Helwick advocates employers being sensitive to the needs of working parents, and puts that into action at her office. Her 24-year-old daughter brings her 10-month-old baby to work except for the two days a week when the father is off work and cares for the baby. Helwick also allowed another employee to bring her baby to work.
“Some work places frown on that,” Helwick said. “But I don’t think their heart is in the right place if they don’t want a baby at work. It is not good to put a child under a year old with a caregiver all day long. When they are little and are going to sleep a lot, you can work around them. I don’t think it takes away from the professionalism at all.”
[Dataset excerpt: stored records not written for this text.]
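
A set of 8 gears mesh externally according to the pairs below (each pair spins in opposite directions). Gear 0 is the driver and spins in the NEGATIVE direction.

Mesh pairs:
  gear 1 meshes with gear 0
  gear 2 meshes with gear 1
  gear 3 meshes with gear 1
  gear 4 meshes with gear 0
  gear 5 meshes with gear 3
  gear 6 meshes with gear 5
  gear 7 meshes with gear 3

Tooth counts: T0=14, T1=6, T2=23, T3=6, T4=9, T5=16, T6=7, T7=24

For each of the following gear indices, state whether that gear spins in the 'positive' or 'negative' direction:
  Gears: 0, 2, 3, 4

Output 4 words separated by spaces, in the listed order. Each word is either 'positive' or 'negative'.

Answer: negative negative negative positive

Derivation:
Gear 0 (driver): negative (depth 0)
  gear 1: meshes with gear 0 -> depth 1 -> positive (opposite of gear 0)
  gear 2: meshes with gear 1 -> depth 2 -> negative (opposite of gear 1)
  gear 3: meshes with gear 1 -> depth 2 -> negative (opposite of gear 1)
  gear 4: meshes with gear 0 -> depth 1 -> positive (opposite of gear 0)
  gear 5: meshes with gear 3 -> depth 3 -> positive (opposite of gear 3)
  gear 6: meshes with gear 5 -> depth 4 -> negative (opposite of gear 5)
  gear 7: meshes with gear 3 -> depth 3 -> positive (opposite of gear 3)
Queried indices 0, 2, 3, 4 -> negative, negative, negative, positive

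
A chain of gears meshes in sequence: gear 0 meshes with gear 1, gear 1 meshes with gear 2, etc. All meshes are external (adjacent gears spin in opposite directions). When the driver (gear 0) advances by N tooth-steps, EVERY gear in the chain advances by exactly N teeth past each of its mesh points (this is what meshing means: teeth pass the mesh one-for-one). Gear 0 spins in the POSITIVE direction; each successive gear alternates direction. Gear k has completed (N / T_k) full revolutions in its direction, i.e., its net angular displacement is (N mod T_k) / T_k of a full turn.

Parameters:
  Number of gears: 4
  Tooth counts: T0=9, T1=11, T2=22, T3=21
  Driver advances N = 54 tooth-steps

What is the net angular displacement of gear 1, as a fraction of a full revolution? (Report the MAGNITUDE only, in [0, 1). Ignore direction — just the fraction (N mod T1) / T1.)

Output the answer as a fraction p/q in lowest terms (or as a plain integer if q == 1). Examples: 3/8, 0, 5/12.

Chain of 4 gears, tooth counts: [9, 11, 22, 21]
  gear 0: T0=9, direction=positive, advance = 54 mod 9 = 0 teeth = 0/9 turn
  gear 1: T1=11, direction=negative, advance = 54 mod 11 = 10 teeth = 10/11 turn
  gear 2: T2=22, direction=positive, advance = 54 mod 22 = 10 teeth = 10/22 turn
  gear 3: T3=21, direction=negative, advance = 54 mod 21 = 12 teeth = 12/21 turn
Gear 1: 54 mod 11 = 10
Fraction = 10 / 11 = 10/11 (gcd(10,11)=1) = 10/11

Answer: 10/11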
Helwick has a sister who takes her baby to work at Stennis Space Center, which has a day care center. Workers can see their children during lunch or breaks, making it possible for mothers to continue breastfeeding.
An increasing number of single dads are facing the same issues that have been common for single moms for decades. Paul Kossman, an attorney in private practice and a part-time city prosecutor in Cleveland, has had custody of his three sons for a decade starting when they were toddlers.
“It is a blessing to live in a small town where I work two blocks from home, and one block from their schools,” Kossman said. “I can go home at a moment’s notice to transfer clothes from the washer to the dryer, stir a pot of slow-cooking food, do some cleaning during lunch, or do a little bit of grocery shopping. I work so close to home that it helps.”
Kossman admits, though, that sometimes he feels like a rubber band stretched so tightthat is about to break. Having paid support services would be great, but is too expensive for most working parents.
“If you are not able to hire a full-time maid, a full-time cook and full-time tutoring services for your children, things can be very challenging,” he said. “One way I do it is I don’t carouse. I am at home every night with my children except occasionally on weekends. I nose into their business at school, try to keep up with their social lives, and keep index cards for my children’s friends so I can track them down. The fact of the matter is that parenting takes vast amounts of time away from my professional life and, therefore, I immensely respect working mothers. I do spend less time at work because I spend time meeting the needs of my family. And I’m sure I’ve paid a price professionally for that.”
Kossman believes it is important for single parents to have a social life, even though that can be difficult in a small town especially with young children to care for. He joined a support group to combat the isolation.
“It is not a healthy way to live with three little toddlers and no social support, and I had sense enough to know that,” he said. “I joined a religiously- based single’s registry, and that has helped hugely to have very pleasing relationships. I would encourage any religious entity to maintain a discretely and tastefully administered single’s registry and to hold single’s weekends and other events. I’ve been able, with the help of religiously-inspired entities, to get a little social support. I wish all groups concerned with nurturing human beings would spend a little time nurturing the older single folks in their midst.”